The burn in my throat drifted to my chest as I headed toward the exit. Just as I pushed the door open and cool October air enveloped me, I came face-to-face with a familiar set of eyes.

“Going somewhere?”

I tensed and tried to step around him, but my husband’s hand found my own and stopped me.

“Let me go,” I gritted.

Antonio pulled me closer, wrapping an arm around my waist like we were the most normal couple in the world. As if there wasn’t a twenty-five-year age gap between us, as if he’d wooed me instead of having signed a contract for me, and, most importantly, as if he hadn’t cheated on me and then tried to apologize with a box of fucking chocolates.

I struggled, but his hold only grew tighter.

“Make a scene, Gianna . . .” he warned.

Antonio was like his son, only wrapped in pain and delivered with a side of righteousness, even as the cross around his neck singed a hole through his skin. After two years of marriage, I didn’t believe he could even feel sympathy, and I knew it was how he’d climbed the ladder to be one of the most feared men in the United States.

As for why he was revered—well, when Antonio was warm, he was like the sun. Everyone wanted his attention because, when he gave it, it was absolute, as though you were the only one who had ever mattered. Regardless of the heartache he’d caused me, the walls I’d put up and some I still maintained, I wasn’t a match.

Now, I had to figure out how to give up the sun.

“I really don’t like waiting around for you.”

“I really don’t like you fucking my friends.”

“Watch your mouth,” he chastised, walking us back into the hotel.

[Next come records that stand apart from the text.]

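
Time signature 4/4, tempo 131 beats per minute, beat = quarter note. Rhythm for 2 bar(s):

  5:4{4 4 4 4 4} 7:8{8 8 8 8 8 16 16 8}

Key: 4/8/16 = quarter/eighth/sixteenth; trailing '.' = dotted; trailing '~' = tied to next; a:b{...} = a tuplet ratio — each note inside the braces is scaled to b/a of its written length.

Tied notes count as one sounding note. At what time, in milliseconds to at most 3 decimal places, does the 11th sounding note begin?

1. 0.0ms @ 0 + 366.412ms (4/5)
2. 366.412ms @ 4/5 + 366.412ms (4/5)
3. 732.824ms @ 8/5 + 366.412ms (4/5)
4. 1099.237ms @ 12/5 + 366.412ms (4/5)
5. 1465.649ms @ 16/5 + 366.412ms (4/5)
6. 1832.061ms @ 4 + 261.723ms (4/7)
7. 2093.784ms @ 32/7 + 261.723ms (4/7)
8. 2355.507ms @ 36/7 + 261.723ms (4/7)
9. 2617.23ms @ 40/7 + 261.723ms (4/7)
10. 2878.953ms @ 44/7 + 261.723ms (4/7)
11. 3140.676ms @ 48/7 + 130.862ms (2/7)
12. 3271.538ms @ 50/7 + 130.862ms (2/7)
13. 3402.399ms @ 52/7 + 261.723ms (4/7)

note 11 onset = 48/7b = 3140.676ms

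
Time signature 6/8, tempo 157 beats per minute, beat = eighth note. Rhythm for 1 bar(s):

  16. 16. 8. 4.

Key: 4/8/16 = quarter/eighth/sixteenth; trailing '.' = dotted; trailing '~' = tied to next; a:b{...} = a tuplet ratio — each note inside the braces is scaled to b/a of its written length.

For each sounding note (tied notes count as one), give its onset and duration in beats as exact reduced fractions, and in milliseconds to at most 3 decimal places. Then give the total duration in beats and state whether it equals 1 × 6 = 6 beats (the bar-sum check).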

Sometimes, it felt like a scream was trapped in my throat, one that had been struggling to get free for the past twenty-two years. It had a voice, a body, fiery red hair, and a heart of steel. I was terrified she would escape, that her echo would burn this world to the ground and leave me standing alone, in smoke and ash. I pushed the feeling down, down, until a light sheen of sweat cooled my skin.

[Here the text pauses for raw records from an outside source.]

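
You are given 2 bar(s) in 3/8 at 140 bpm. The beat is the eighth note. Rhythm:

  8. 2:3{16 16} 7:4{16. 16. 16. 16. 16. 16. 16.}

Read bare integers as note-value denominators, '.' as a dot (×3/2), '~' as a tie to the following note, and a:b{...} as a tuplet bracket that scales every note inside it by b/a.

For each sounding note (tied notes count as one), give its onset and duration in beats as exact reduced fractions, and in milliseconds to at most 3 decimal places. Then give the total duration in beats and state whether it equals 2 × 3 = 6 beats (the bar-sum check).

1) 0.0ms=0b +642.857ms=3/2b
2) 642.857ms=3/2b +321.429ms=3/4b
3) 964.286ms=9/4b +321.429ms=3/4b
4) 1285.714ms=3b +183.673ms=3/7b
5) 1469.388ms=24/7b +183.673ms=3/7b
6) 1653.061ms=27/7b +183.673ms=3/7b
7) 1836.735ms=30/7b +183.673ms=3/7b
8) 2020.408ms=33/7b +183.673ms=3/7b
9) 2204.082ms=36/7b +183.673ms=3/7b
10) 2387.755ms=39/7b +183.673ms=3/7b
Σ=6b of 6 (140bpm 3/8) — PASS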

We passed the ballroom doors and, as I glanced inside, my gaze collided with Allister’s.

The exchange was a blur of heat, the burn of liquor, a flicker of pitch-black as his eyes dropped to Antonio’s grip on my arm. And then it was gone, replaced with gold wallpaper as we walked down a hall toward the terrace.

We stepped outside, and I sucked in a breath. The night was cold and dark, but instead of rubbing my arms for warmth, I let the icy breeze bite into my skin. Maybe I was a masochist, or maybe pain was one of the only things that made me feel alive.

The terrace was empty, save for two guests from the benefit smoking a cigarette.

“Give us a moment, yeah?”

It wasn’t a question, no matter how my husband had voiced it.

The men shared a hesitant look but didn’t take more than a couple of seconds to drop their cigarettes and head back through the double doors that led into the ballroom. Light fanned across the terrace floor before the doors closed and darkness consumed us once again.

A distant memory swept into the present.

“How could you love such a terrifying man?” my ex-best-friend Sydney had asked me as we sat on my husband’s office couch together and he talked on the phone.

I’d only had to think about the question for a moment.

“He listens to me.”

I guessed he listened to her, too.

“Care to explain what this is?”

I turned to Antonio to see he held a small, round compact in his hand. My heart beat in the base of my throat. Here was one of those walls about to come tumbling down.

“What is it, Gianna?” he bit out.

“Birth control pills.”

“Why do you have them?”

“Birth control.”

Antonio’s eyes blazed with anger, like two flames in the dark. We were devotedly Catholic, and birth control was frowned upon by the Church. But I knew what bothered him even more was that he wanted another child. Another son to rule his empire.